I feel your anger, brother. It seems to be a common reaction among family members today, no matter how overwhelming the evidence, to dispute their loved one's involvement.
Consider a case that involved me, a while back, at the prison where I work. We have an inmate doing an eight-year stretch for drug dealing. His wife came to visit him, along with her three kids of 7, 5 and 3 years old (only the youngest being the child of the man she was visiting). She smuggled in drugs, hiding them in her kids' underwear and her own. Our security cameras filmed her extracting the drugs (surreptitiously, so she thought) and handing them over to her man. We promptly sent in a security team, isolated the group, and placed her under arrest.
She went into a screaming fit, accusing us of racism, sexism, and any other -ism she could think of, denying all knowledge of any drugs, etc. We confronted her with the video evidence, and she accused us of faking it digitally (!). Her kids, of course, were having fits seeing their mother so upset, and got even more so when we had to handcuff her to stop her assaulting our officers. She also called me all sorts of names (I was present in the visiting room) for not siding with her against these "oppressive cops".

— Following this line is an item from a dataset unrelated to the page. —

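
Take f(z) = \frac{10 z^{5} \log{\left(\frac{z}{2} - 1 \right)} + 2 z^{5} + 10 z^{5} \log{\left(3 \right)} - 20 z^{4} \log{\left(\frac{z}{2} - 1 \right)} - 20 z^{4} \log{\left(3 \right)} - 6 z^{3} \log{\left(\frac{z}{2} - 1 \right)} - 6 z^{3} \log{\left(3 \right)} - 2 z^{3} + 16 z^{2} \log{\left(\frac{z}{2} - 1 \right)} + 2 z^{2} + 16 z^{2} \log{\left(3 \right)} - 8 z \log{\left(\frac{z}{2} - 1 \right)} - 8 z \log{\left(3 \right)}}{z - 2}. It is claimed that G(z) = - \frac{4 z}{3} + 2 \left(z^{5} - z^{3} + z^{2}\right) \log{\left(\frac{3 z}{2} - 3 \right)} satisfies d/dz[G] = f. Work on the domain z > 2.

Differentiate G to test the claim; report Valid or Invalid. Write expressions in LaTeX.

d/dz[G] = \frac{30 z^{5} \log{\left(\frac{z}{2} - 1 \right)} + 6 z^{5} + 30 z^{5} \log{\left(3 \right)} - 60 z^{4} \log{\left(\frac{z}{2} - 1 \right)} - 60 z^{4} \log{\left(3 \right)} - 18 z^{3} \log{\left(\frac{z}{2} - 1 \right)} - 18 z^{3} \log{\left(3 \right)} - 6 z^{3} + 48 z^{2} \log{\left(\frac{z}{2} - 1 \right)} + 6 z^{2} + 48 z^{2} \log{\left(3 \right)} - 24 z \log{\left(\frac{z}{2} - 1 \right)} - 24 z \log{\left(3 \right)} - 4 z + 8}{3 z - 6}
d/dz[G] - f(z) = - \frac{4}{3} != 0.

Invalid: d/dz[G] - f = - \frac{4}{3}, which is not 0.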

We had to call the FBI to arrest her (drugs in a federal prison make it a federal case), and called Child Protective Services to take away her kids. It was heartwrenching to see her kids taken away, screaming for their mom, crying, etc... all because this stupid bitch used them to smuggle drugs.
What's the betting those kids will grow up hating authority, distrusting cops, etc., all because of their mom's example?